A: Consider $\mathrm{B}_n$ to be the closure of the ball $\mathrm{B}(0; n),$ which is compact. Observe that $\mathrm{E}_n = \mathrm{E} \cap \mathrm{B}_n$ converges to $\mathrm{E},$ hence its measure also converges. This shows $m(\mathrm{E}) = \lim_n m(\mathrm{E}_n)$ and since $\mathrm{E}_n \subset \mathrm{E},$ it turns out that $0 = \lim m(\mathrm{E} \setminus \mathrm{E}_n) = \lim m(\mathrm{E} \cap \mathrm{B}_n^\complement).$ Q.E.D.
A: The required claim easily follows from the regularity of the Lebesgue measure.
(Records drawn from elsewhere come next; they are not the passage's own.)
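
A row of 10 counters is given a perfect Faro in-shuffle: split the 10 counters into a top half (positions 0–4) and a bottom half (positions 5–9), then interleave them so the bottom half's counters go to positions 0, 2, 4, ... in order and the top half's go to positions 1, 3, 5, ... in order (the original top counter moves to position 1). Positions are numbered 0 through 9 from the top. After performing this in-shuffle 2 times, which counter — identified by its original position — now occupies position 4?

Work backwards from position 4, undoing one in-shuffle at a time:
4 ← 7 ← 3
So the counter now at position 4 started at position 3.

3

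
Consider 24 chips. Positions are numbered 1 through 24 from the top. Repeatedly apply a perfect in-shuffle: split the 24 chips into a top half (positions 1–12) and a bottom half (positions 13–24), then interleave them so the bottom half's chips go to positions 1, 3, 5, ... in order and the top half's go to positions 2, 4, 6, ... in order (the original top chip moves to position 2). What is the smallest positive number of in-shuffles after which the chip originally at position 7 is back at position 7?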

For instance, by Proposition 6.2 from here if $n\ge 1$ is an integer, $m$ is the Lebesgue measure on $\Bbb R^n$, and $E$ be any Lebesgue measurable subset of $\Bbb R^n$ then $$m(E) = \sup\{m(K) : K\mbox{ is a compact subset of }\Bbb R^n\mbox{ with }K\subset E\}.$$
Now, given $\epsilon>0$, there exists a compact subset $K$ of $E$ such that $m(K)>m(E)-\epsilon$. Since  $E=(E\cap K)\sqcup (E\cap K^c)=K\sqcup (E\cap K^c)$, we have 
$m(E)=m(K)+m(E\cap K^c)$, so $m(E\cap K^c)= m(E)-m(K)<\epsilon$.
A: Note that $E=\bigcup\limits_{n=1}^{\infty}E \cap [-n,n]$. Hence, by the continuity of measure, $m(E)=\lim\limits_{n \rightarrow \infty}m(E \cap [-n,n])$. This implies that given an $\epsilon>0$ we can find a $n_{\epsilon}\in\mathbb{N}$ such that $m(E)-m(E \cap [-n_{\epsilon}, n_{\epsilon}])<\epsilon$. By the additivity of measure the LHS equals $m(E\cap [-n_{\epsilon}, n_{\epsilon}]^C)$, so since $[-n_{\epsilon}, n_{\epsilon}]$ is compact we are done.